Pyruvate Carboxylase

Pyruvate carboxylase (PC) is an enzyme of the ligase class that catalyzes the (depending on the species) irreversible carboxylation of pyruvate to form oxaloacetate (OAA).

• Pyruvic acid

• Oxaloacetic acid

It is an important anaplerotic reaction that creates oxaloacetate from pyruvate. The enzyme is a mitochondrial protein containing a biotin prosthetic group, requiring magnesium or manganese and acetyl CoA.

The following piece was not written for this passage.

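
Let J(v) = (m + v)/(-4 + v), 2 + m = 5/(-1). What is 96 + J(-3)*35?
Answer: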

Pyruvate carboxylase was first discovered in 1959 at Western Reserve University by M. F. Utter and D. B. Keech. Since then it has been found in a wide variety of prokaryotes and eukaryotes including fungi, bacteria, plants, and animals. In mammals, PC plays a crucial role in gluconeogenesis and lipogenesis, in the biosynthesis of neurotransmitters, and in glucose-induced insulin secretion by pancreatic islets. Oxaloacetate produced by PC is an important intermediate, which is used in these biosynthetic pathways. In mammals, PC is expressed in a tissue-specific manner, with its activity found to be highest in the liver and kidney (gluconeogenic tissues), in adipose tissue and lactating mammary gland (lipogenic tissues), and in pancreatic islets. Activity is moderate in brain, heart and adrenal gland, and least in white blood cells and skin fibroblasts.